Por Dilma Rousseff*, em Carta
Capital
Passaram-se apenas seis meses desde que o golpe parlamentar
interrompeu o meu mandato, consagrado por 54,5 milhões de votos. Tramaram um
golpe que contou com o apoio de oposicionistas, traidores e parte da mídia e
lançou o país em um período de incertezas e retrocessos.
Violentaram a Constituição de 1988, por meio de um golpe
parlamentar que fragilizou as instituições e precipitou o Brasil no abismo da
crise institucional.
Tudo é possível quando um mandato presidencial é
desrespeitado. O impeachment sem crime de responsabilidade escancara as portas
para o avanço da crise política e institucional.
Daí os conflitos institucionais que se aprofundam e o choque
entre Legislativo e Judiciário. As relações de harmonia e equilíbrio entre os
Poderes, exigidas pela Constituição, estão comprometidas.

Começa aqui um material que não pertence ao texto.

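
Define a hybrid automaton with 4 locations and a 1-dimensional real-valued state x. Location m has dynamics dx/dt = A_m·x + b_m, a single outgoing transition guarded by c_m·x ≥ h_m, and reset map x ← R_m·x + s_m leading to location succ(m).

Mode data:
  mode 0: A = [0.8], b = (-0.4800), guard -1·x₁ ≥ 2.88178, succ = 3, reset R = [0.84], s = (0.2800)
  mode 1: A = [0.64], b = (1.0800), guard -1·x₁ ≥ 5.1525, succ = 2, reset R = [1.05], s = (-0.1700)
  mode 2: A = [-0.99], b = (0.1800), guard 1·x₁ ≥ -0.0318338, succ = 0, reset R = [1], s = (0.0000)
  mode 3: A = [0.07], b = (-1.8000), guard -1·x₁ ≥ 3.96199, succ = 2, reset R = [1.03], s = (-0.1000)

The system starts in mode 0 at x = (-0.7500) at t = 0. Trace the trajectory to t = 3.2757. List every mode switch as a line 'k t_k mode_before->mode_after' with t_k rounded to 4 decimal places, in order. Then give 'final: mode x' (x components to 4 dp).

Mode 0: guard c·x = 2.8818 hit at Δt = 1.1843 (t = 1.1843), x⁻ = (-2.8818) → reset → x⁺ = (-2.1407), jump to mode 3
Mode 3: guard c·x = 3.9620 hit at Δt = 0.9048 (t = 2.0891), x⁻ = (-3.9620) → reset → x⁺ = (-4.1808), jump to mode 2
Mode 2: flow for 1.1866 to horizon, guard not reached → x = (-1.1658)

1 1.1843 0->3
2 2.0891 3->2
final: 2 -1.1658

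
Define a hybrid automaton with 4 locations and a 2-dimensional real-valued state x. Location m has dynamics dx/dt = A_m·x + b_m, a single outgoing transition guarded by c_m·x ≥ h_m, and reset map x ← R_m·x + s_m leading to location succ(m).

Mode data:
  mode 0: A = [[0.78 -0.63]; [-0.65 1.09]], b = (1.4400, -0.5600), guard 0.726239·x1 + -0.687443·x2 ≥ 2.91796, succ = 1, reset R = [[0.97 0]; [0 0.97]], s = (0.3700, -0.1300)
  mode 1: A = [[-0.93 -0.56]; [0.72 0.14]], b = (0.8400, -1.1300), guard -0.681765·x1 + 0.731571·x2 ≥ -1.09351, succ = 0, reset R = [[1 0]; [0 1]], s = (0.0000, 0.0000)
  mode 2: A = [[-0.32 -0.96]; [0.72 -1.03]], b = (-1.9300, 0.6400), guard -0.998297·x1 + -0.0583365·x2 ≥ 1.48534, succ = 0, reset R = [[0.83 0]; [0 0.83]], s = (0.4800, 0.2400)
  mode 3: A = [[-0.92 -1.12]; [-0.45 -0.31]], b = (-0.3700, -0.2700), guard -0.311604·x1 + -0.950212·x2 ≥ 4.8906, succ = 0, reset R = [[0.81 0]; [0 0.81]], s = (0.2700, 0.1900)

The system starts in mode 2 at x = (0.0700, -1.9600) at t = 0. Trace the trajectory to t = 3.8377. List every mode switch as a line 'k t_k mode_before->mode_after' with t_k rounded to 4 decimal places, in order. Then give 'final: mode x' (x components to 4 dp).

Mode 2: guard c·x = 1.4853 hit at Δt = 1.5591 (t = 1.5591), x⁻ = (-1.4680, -0.3405) → reset → x⁺ = (-0.7384, -0.0426), jump to mode 0
Mode 0: guard c·x = 2.9180 hit at Δt = 1.3839 (t = 2.9430), x⁻ = (2.1191, -2.0060) → reset → x⁺ = (2.4255, -2.0758), jump to mode 1
Mode 1: flow for 0.8947 to horizon, guard not reached → x = (2.2225, -1.8363)

1 1.5591 2->0
2 2.9430 0->1
final: 1 2.2225 -1.8363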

Em apenas 90 dias, muito do que alertei ao longo do processo
de impeachment tornou-se real. As contradições se acentuaram e conturbaram o
cenário político, econômico e social. As ações para estancar a “sangria” da
Operação Lava Jato têm se mostrado ineficazes. Movimentos sociais, estudantes,
professores e cidadãos sofrem com a repressão às suas manifestações.
Assistimos, estarrecidos, ocupações de escolas e
universidades por jovens em defesa de seu futuro serem coibidas com violência,
enquanto manifestantes que invadem o Congresso, pregando a volta da ditadura,
são tratados com complacência. Os sinais de deterioração dos direitos sociais
estão evidentes.
Reconheço, ainda assim, que nenhum de meus mais pessimistas
prognósticos previa o escândalo gerado pelo episódio do apartamento de luxo em
área histórica de Salvador. E que isso merecesse do ocupante da Presidência da
República mais atenção do que os problemas reais do nosso povo, como o
desemprego crescente ou a paralisação das obras de integração do São Francisco,
para citar apenas dois exemplos.
A democracia tem sido corroída pelo Estado de exceção. A
interrupção ilegal do mandato de uma presidenta é o mais destruidor dos
elementos desse processo, pois contamina as demais instituições.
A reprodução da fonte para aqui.